How different is it from the Public Health Engineering Department’s handpump based defluoridation units?
PHED’s interventions so far have not been able to achieve the desired level of success perhaps because their programme design does not have much scope for community involvement or for proper operation and maintenance of the installed units which results in their becoming dysfunctional after some time. Since the PHED is primarily a works department, it does not have a cadre of extension workers to work with the communities. In this context, if community driven initiatives for fluoride mitigation are taken up involving the local CBOs, then chances of success increases many fold.
How does PSI train the villagers to operate and manage the community based safe drinking water systems?
PSI involves the communities from the planning stage (pre-implementation) phase itself after collecting the baseline village data and water quality data. Through various means of community mobilisation the collected information is shared with the people. A logical reason behind the existing water quality problems and demonstration of simple water quality tests helps in demystifying certain complex issues to them in a simple manner. Once they clearly understand the problem, they come up with the possible solutions themselves. Based on the feasibility of the suggested solutions and the most agreeable solution to the majority, a plan to implement the solution is prepared. This is also done by the communities under our guidance and finally it is prepared in the form of a consent document on a stamp paper duly signed by the villagers.
A Water User Committee (WUC) is also formed which has both male and female volunteers to take up responsibilities to operate and maintain the water supply system they have thought of for their village. Rules, responsibilities and per household monthly contribution to operate and manage the water supply system are decided by the WUC members in consultation with the rest of the villagers. A final O&M plan is prepared by them on stamp paper which is signed by all the members of the WUC. A bank account is opened which has two signatories from the newly formed WUC.
Thereafter, the proposed water supply system is implemented in which the village community also contributes through shramdan. In this way the people develop a sense of ownership and feel responsible for the water supply system. After the structure has been set up, the WUC members are supervised in cleaning the tanks, operating the motor pump, checking the pipes for any leakages and replacing the worn off tap washer. They are also trained in carrying out bleaching of the source well.

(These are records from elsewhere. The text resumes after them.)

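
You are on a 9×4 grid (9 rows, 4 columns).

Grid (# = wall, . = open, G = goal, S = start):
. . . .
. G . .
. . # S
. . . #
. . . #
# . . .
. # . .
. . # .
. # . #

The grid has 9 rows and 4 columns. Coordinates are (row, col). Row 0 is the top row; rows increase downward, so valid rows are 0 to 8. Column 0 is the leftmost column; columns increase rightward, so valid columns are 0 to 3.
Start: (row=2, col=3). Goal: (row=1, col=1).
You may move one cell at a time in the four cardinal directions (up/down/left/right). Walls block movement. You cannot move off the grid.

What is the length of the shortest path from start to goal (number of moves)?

Answer: Shortest path length: 3

Derivation:
BFS from (row=2, col=3) until reaching (row=1, col=1):
  Distance 0: (row=2, col=3)
  Distance 1: (row=1, col=3)
  Distance 2: (row=0, col=3), (row=1, col=2)
  Distance 3: (row=0, col=2), (row=1, col=1)  <- goal reached here
One shortest path (3 moves): (row=2, col=3) -> (row=1, col=3) -> (row=1, col=2) -> (row=1, col=1)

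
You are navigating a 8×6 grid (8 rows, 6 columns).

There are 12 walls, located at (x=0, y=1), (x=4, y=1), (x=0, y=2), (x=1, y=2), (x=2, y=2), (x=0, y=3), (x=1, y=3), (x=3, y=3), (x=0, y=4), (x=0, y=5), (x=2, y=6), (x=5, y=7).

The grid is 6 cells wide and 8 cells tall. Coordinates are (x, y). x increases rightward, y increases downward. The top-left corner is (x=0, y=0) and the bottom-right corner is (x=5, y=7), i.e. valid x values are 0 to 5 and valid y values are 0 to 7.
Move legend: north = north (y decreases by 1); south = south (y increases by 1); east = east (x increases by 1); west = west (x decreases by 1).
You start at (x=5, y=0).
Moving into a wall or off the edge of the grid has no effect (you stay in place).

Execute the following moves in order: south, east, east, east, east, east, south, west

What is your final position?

Answer: Final position: (x=4, y=2)

Derivation:
Start: (x=5, y=0)
  south (south): (x=5, y=0) -> (x=5, y=1)
  [×5]east (east): blocked, stay at (x=5, y=1)
  south (south): (x=5, y=1) -> (x=5, y=2)
  west (west): (x=5, y=2) -> (x=4, y=2)
Final: (x=4, y=2)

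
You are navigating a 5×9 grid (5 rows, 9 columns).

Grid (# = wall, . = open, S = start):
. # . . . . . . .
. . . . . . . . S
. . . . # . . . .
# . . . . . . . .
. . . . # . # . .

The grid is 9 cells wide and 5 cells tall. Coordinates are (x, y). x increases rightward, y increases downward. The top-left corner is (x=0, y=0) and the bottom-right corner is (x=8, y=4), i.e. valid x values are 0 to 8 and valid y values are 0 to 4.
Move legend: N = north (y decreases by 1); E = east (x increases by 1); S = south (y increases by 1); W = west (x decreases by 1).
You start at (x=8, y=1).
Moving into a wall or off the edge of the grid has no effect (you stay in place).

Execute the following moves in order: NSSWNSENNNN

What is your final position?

Start: (x=8, y=1)
  N (north): (x=8, y=1) -> (x=8, y=0)
  S (south): (x=8, y=0) -> (x=8, y=1)
  S (south): (x=8, y=1) -> (x=8, y=2)
  W (west): (x=8, y=2) -> (x=7, y=2)
  N (north): (x=7, y=2) -> (x=7, y=1)
  S (south): (x=7, y=1) -> (x=7, y=2)
  E (east): (x=7, y=2) -> (x=8, y=2)
  N (north): (x=8, y=2) -> (x=8, y=1)
  N (north): (x=8, y=1) -> (x=8, y=0)
  N (north): blocked, stay at (x=8, y=0)
  N (north): blocked, stay at (x=8, y=0)
Final: (x=8, y=0)

Answer: Final position: (x=8, y=0)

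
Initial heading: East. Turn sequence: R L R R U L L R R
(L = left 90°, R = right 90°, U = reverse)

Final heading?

Start: East
  R (right (90° clockwise)) -> South
  L (left (90° counter-clockwise)) -> East
  R (right (90° clockwise)) -> South
  R (right (90° clockwise)) -> West
  U (U-turn (180°)) -> East
  L (left (90° counter-clockwise)) -> North
  L (left (90° counter-clockwise)) -> West
  R (right (90° clockwise)) -> North
  R (right (90° clockwise)) -> East
Final: East

Answer: Final heading: East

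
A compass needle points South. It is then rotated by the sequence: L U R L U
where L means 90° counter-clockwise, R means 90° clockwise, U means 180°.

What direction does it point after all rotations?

Answer: Final heading: East

Derivation:
Start: South
  L (left (90° counter-clockwise)) -> East
  U (U-turn (180°)) -> West
  R (right (90° clockwise)) -> North
  L (left (90° counter-clockwise)) -> West
  U (U-turn (180°)) -> East
Final: East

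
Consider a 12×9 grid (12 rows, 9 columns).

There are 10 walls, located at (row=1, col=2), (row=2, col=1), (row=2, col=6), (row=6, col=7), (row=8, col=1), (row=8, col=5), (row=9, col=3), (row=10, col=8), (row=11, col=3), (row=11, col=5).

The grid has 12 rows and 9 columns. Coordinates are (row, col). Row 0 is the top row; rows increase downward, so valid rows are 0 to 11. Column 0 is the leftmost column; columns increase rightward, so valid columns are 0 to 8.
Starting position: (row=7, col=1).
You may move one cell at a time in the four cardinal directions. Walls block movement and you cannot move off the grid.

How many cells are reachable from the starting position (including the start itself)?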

The monthly collected contribution deposited by them in their bank account helps them to bear the expenses for operation and maintenance. They are also trained in depositing and withdrawing money from the bank and maintain the bank pass book.
Do they have a community based water quality monitoring and management system in place in these villages?
Once they are able to carry out the above mentioned tasks to begin with, they are provided with a set of stationery items and a small water testing kit having some basic parameters for assessing water quality (pH, fluoride, fecal coliform). They are trained in conducting these tests and in recording the values, minutes of the monthly meetings and monthly contribution details in the register.
What are your plans for scaling up? Can PSI’s approach be replicated elsewhere and under what conditions?
We are currently extending our work in four new villages of Dhar with financial support of Frank Water, UK. There is an urgent need to rapidly promote safe sources of drinking water in fluorosis affected regions. Our approach can certainly be replicated in other areas provided we get some support (through convergence) from the government department and a good local partner organisation to monitor the work for a certain period of time till the communities get used to maintaining the systems set in their villages.